Human Chain
- Cover of British hardback edition
- Author: Seamus Heaney
- Language: English
- Genre: Poetry
- Publisher: Faber and Faber, Farrar, Straus and Giroux (US)
- Publication date: 2 September 2010
- Publication place: United Kingdom
- Media type: Print
- Pages: 96
- ISBN: 0-571-26922-2 (UK hardback) ISBN 0-374-17351-6 (US hardback)
- OCLC: 624414074
- Preceded by: District and Circle

= Human Chain (poetry collection) =

2010 book by Seamus Heaney

Human Chain is the twelfth and final poetry collection by Seamus Heaney. It was first published in 2010 by the Faber and Faber.

== Contents ==

- "Had I not been awake"
- Album: I
- Album: II
- Album: III
- Album: IV
- Album: V
- The Conway Stewart
- Uncoupled: I
- Uncoupled: II
- The Butts
- Chanson d'Aventure: I
- Chanson d'Aventure: II
- Chanson d'Aventure: III
- Miracle
- Human Chain
- A Mite-Box
- An Old Refrain
- The Wood Road
- The Baler
- Derry Derry Down
- Eelworks
- Slack
- A Herbal
- Canopy
- The Riverbank Field
- Route 110: I
- Route 110: II
- Route 110: III
- Route 110: IV
- Route 110: V
- Route 110: VI
- Route 110: VII
- Route 110: VIII
- Route 110: IX
- Route 110: X
- Route 110: XI
- Route 110: XII
- Death of a Painter
- Loughanure
- Wraiths: I Sidhe
- Wraiths: II Parking Lot
- Wraiths: III White Nights
- Sweeney Out-Takes: I Otterboy
- Sweeney Out-Takes: II He Remembers Lynchechaun
- Sweeney Out-Takes: III The Pattern
- Colum Cille Cecinit
- Hermit Songs
- "Lick the pencil"
- "The door was open and the house was dark"
- In the Attic
- A Kite for Aibhín

==Reception==
Colm Tóibín of The Guardian called it Heaney's "best single volume for many years" and "one that contains some of the best poems he has written". He further writes "Heaney allows this struggle between the lacrimae rerum and the consolations of poetry to have a force which is satisfying because its result is so tentative and uncertain. Memory here can be filled with tones of regret and even undertones of anguish, but it also can appear with a sense of hard-won wonder.
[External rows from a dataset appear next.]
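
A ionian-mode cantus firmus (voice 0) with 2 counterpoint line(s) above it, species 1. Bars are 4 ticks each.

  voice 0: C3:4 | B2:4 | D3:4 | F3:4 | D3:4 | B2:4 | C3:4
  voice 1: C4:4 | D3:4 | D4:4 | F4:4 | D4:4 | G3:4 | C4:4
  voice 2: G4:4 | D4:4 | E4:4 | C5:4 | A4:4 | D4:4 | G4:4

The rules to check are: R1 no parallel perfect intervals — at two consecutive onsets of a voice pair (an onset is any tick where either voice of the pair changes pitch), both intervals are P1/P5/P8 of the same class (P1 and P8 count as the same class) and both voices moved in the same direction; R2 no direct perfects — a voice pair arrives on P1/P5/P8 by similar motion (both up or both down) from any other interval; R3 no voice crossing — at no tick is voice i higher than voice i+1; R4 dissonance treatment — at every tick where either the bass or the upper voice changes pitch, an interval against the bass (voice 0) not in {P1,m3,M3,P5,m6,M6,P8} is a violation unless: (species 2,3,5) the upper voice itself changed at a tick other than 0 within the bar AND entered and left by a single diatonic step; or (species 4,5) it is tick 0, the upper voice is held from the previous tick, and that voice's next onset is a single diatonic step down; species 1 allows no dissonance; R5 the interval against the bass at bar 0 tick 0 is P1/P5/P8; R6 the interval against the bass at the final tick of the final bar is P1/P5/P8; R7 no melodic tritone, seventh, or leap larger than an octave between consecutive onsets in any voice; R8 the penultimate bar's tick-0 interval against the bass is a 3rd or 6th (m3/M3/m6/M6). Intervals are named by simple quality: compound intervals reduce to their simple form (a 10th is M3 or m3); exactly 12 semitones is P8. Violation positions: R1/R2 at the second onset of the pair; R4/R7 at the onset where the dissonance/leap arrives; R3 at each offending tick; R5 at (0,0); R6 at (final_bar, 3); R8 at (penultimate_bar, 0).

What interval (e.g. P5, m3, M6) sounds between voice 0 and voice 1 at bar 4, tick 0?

P8

voice 0=D3 voice 1=D4 -> P8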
There is an active urge to capture the living breath of things, but he also allows sorrow into his poems." Kate Kellaway of The Observer wrote "Human Chain is about inheritance – in the fullest sense of the word. If it were a poet such as Philip Larkin writing, human chain would mean "man hands on misery to man". But what makes Seamus Heaney's writing so fortifying is, partly, his temperament: his human chain is tolerant, durable, compassionate and every link is reinforced by literature."
  Luke Smith of The Oxonian Review wrote, "Heaney is now 71, and Human Chain is his first book since the stroke. It should not surprise us, then, that the poems here concern themselves with mortality, itself so finely expressed in the title poem, where the comparison is drawn to the moment of release in slinging sacks of grain onto a trailer."
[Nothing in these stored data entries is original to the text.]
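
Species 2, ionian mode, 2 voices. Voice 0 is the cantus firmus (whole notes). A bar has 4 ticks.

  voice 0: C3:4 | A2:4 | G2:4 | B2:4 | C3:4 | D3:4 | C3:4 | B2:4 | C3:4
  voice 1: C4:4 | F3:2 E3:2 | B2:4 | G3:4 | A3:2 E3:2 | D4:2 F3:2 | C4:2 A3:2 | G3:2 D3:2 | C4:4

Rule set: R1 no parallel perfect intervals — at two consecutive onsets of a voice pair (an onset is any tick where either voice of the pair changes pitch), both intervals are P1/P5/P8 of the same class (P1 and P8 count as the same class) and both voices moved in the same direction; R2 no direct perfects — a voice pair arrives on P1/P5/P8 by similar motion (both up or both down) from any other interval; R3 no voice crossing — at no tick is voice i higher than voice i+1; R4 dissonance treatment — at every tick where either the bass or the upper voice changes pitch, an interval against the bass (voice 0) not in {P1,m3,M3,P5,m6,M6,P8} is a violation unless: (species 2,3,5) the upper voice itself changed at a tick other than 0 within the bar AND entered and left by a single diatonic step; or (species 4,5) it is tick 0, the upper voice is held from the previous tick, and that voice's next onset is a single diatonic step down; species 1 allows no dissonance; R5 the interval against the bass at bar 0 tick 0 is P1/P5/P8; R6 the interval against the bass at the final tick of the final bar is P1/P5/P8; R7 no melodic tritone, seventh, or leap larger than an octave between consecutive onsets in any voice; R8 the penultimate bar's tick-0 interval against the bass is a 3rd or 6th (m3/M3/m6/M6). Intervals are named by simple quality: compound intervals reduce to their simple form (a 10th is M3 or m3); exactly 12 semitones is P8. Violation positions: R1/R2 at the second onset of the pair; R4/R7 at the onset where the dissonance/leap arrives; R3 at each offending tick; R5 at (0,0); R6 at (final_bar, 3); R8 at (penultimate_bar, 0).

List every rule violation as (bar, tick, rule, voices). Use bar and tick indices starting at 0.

(5, 0, R2, (0, 1))
(5, 0, R7, (1,))
(8, 0, R2, (0, 1))
(8, 0, R7, (1,))

bar 0: v0=C3 v1=C4 downbeat P8
bar 1: v0=A2 v1=F3 downbeat m6
bar 2: v0=G2 v1=B2 downbeat M3
bar 3: v0=B2 v1=G3 downbeat m6
bar 4: v0=C3 v1=A3 downbeat M6
bar 5: v0=D3 v1=D4 downbeat P8
bar 6: v0=C3 v1=C4 downbeat P8
bar 7: v0=B2 v1=G3 downbeat m6
bar 8: v0=C3 v1=C4 downbeat P8
  -> R2 @ bar 5 tick 0 v(0, 1): C3/E3 M3 -> D3/D4 P8 similar
  -> R7 @ bar 5 tick 0 v(1,): E3->D4 leap 10st
  -> R2 @ bar 8 tick 0 v(0, 1): B2/D3 m3 -> C3/C4 P8 similar
  -> R7 @ bar 8 tick 0 v(1,): D3->C4 leap 10st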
Poet William Logan, in his review for The New York Times Book Review, wrote "'Human Chain' is far from Heaney's best book — the short and short-winded sequences rarely smolder like a peat bog afire underground. He's still good at the character sketches from the Irish hinterlands, the deft evocations of common objects (the evidence of the ordinary bewitches him), the elegies and funerals that increasingly have dominated his work. Troubled by the losses memory is heir to, most moving on his father's decline and death, the poems are evocations of a life now past." Irish Poet Eamon Grennan in his review for The Irish Times, wrote "As always, of course, it's his [Heaney] language, as it translates the world into a world of words, that is a continuous instruction and delight, its colloquial ease given heft by its unabashed rootedness in the eloquence of literature – which is here, as it has always been, a field he paces with the same alert poise with which he might scan the intimate acres of Bellaghy or Glanmore."

==Awards==
It won the Forward Poetry Prize Best Collection 2010 award and the Irish Times Poetry Now Award for 2011, this was Heaney's second Poetry Now Award, having previously won in 2007 for District and Circle. It was also shortlisted for the 2011 Griffin Poetry Prize.